● Bezel setting
Bezel settings hold diamonds securely in place with a metal rim that surrounds all sides of the stone, extending slightly above it. Alternatively, some people choose an engagement ring design where the rim encircles only a portion of the diamond. This is referred to as a partial bezel setting or half bezel setting. It still keeps the diamond securely in place, but allows more of the diamond to be seen. The bezel setting is a good choice for people with an active lifestyle and may even hide existing chips along the edge of the diamond.
● Prong setting
Prong settings are most commonly used for solitaire engagement rings, because more of diamond remains visible when compared to other ring settings. The prong setting forms a basket-like base using three or more metal prongs which are bent over and shaped so that they gently rest against the crown of the diamonds, just past the girdle. Prong ends are mostly rounded; other options are points, V shapes, ovals, flat or even decorative prongs.

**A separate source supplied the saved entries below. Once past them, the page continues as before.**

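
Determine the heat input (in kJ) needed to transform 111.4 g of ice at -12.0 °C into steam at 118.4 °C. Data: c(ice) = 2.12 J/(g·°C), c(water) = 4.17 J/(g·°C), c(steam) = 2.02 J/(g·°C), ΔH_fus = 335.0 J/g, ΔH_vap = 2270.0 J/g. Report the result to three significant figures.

q = 344 kJ

q1 (heat ice -12.0→0.0 °C): 111.4 × 2.12 × 12.0 = 2834 J
q2 (melt at 0 °C): 111.4 × 335.0 = 37319 J
q3 (heat water 0.0→100.0 °C): 111.4 × 4.17 × 100.0 = 46454 J
q4 (vaporize at 100 °C): 111.4 × 2270.0 = 252878 J
q5 (heat steam 100.0→118.4 °C): 111.4 × 2.02 × 18.4 = 4141 J
Total: 2834 + 37319 + 46454 + 252878 + 4141 = 343626 J = 344 kJ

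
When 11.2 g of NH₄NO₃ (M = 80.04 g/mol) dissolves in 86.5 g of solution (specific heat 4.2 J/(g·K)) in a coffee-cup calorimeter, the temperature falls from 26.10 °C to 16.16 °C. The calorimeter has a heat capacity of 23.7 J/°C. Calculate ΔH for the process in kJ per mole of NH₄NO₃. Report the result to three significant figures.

ΔH = 27.5 kJ/mol

|ΔT| = |16.16 − 26.10| = 9.94 °C
|q_surr| = (86.5 × 4.2 + 23.7) × 9.94 = 387.0 × 9.94 = 3847 J
n(NH₄NO₃) = 11.2 / 80.04 = 0.1399 mol
Temperature fell, so q_rxn = +|q_surr| = 3.847 kJ
ΔH = q_rxn / n = 27.50 kJ/mol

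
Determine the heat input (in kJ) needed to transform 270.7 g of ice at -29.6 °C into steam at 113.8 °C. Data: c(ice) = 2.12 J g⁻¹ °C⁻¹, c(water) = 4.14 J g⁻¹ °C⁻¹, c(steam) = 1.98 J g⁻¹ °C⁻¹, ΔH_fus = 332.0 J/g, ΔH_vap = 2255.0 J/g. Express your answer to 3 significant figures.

q1 (heat ice -29.6→0.0 °C): 270.7 × 2.12 × 29.6 = 16987 J
q2 (melt at 0 °C): 270.7 × 332.0 = 89872 J
q3 (heat water 0.0→100.0 °C): 270.7 × 4.14 × 100.0 = 112070 J
q4 (vaporize at 100 °C): 270.7 × 2255.0 = 610429 J
q5 (heat steam 100.0→113.8 °C): 270.7 × 1.98 × 13.8 = 7397 J
Total: 16987 + 89872 + 112070 + 610429 + 7397 = 836755 J = 837 kJ

q = 837 kJ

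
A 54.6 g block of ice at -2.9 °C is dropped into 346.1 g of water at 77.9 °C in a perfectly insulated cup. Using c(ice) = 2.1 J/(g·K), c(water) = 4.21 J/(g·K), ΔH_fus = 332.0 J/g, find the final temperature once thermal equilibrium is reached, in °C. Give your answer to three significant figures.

T_f = 56.3 °C

Heat to bring ice to 0 °C and melt it: q₁ = 54.6×2.1×2.9 + 54.6×332.0 = 18460 J
Heat the water can supply cooling to 0 °C: 346.1×4.21×77.9 = 113507 J > q₁, so all ice melts.
Energy balance: 346.1×4.21×(77.9 − T) = 18460 + 54.6×4.21×(T − 0)
1457.081(77.9 − T) = 18460 + 229.866 T
113507 − 18460 = 1686.947 T
T = 95047 / 1686.947 = 56.34 °C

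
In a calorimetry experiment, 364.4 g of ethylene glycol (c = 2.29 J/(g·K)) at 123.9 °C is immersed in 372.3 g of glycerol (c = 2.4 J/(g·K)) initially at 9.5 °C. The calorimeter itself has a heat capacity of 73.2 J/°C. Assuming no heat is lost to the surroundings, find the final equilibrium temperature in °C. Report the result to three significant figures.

Heat lost by ethylene glycol = heat gained by glycerol + calorimeter.
(364.4)(2.29)(123.9 − T) = [(372.3)(2.4) + 73.2](T − 9.5)
834.476 (123.9 − T) = 966.72 (T − 9.5)
103390 − 834.476 T = 966.72 T − 9183.8
112573.8 = 1801.196 T
T = 62.50 °C

T_f = 62.5 °C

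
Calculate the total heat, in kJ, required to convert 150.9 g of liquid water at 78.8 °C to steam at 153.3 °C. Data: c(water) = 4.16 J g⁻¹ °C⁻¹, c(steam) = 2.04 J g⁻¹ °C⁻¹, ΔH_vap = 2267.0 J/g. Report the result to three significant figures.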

A prong setting can be short with the diamond resting close to your finger, or tall holding the diamond well above the ring shank. The benefit of the prong setting is that more of the diamond is visible, they are less expensive than more complex settings, and the diamonds are easier to clean. The downside of prong settings is that they offer less protection for the diamond and some prongs tend to snag to clothing or other items.
● Channel set
The channel set another example of popular engagement ring settings. Channel set diamonds are placed into a metal channel on the ring shank, and flow in a continuous row. This ring setting does not refer to the center diamond but rather to the side diamonds set in the ring. Side diamonds in a channel set flow down each side of the ring band, giving extra flash to the overall design and enhancing the flash of the ring’s center diamond. Channel set diamonds make for a beautiful combination together with a bezel setting or a prong setting.
● Invisible setting
The invisible setting is a technique that was developed two centuries ago in France. In the girdle of each diamond, grooves are made that slip into a metal framework below the surface. The metal cannot be seen, so the diamonds sit side-by-side creating a solid surface of diamonds. This ring setting creates the illusion of larger diamonds and is often used by jewelry designers in engagement rings and wedding rings.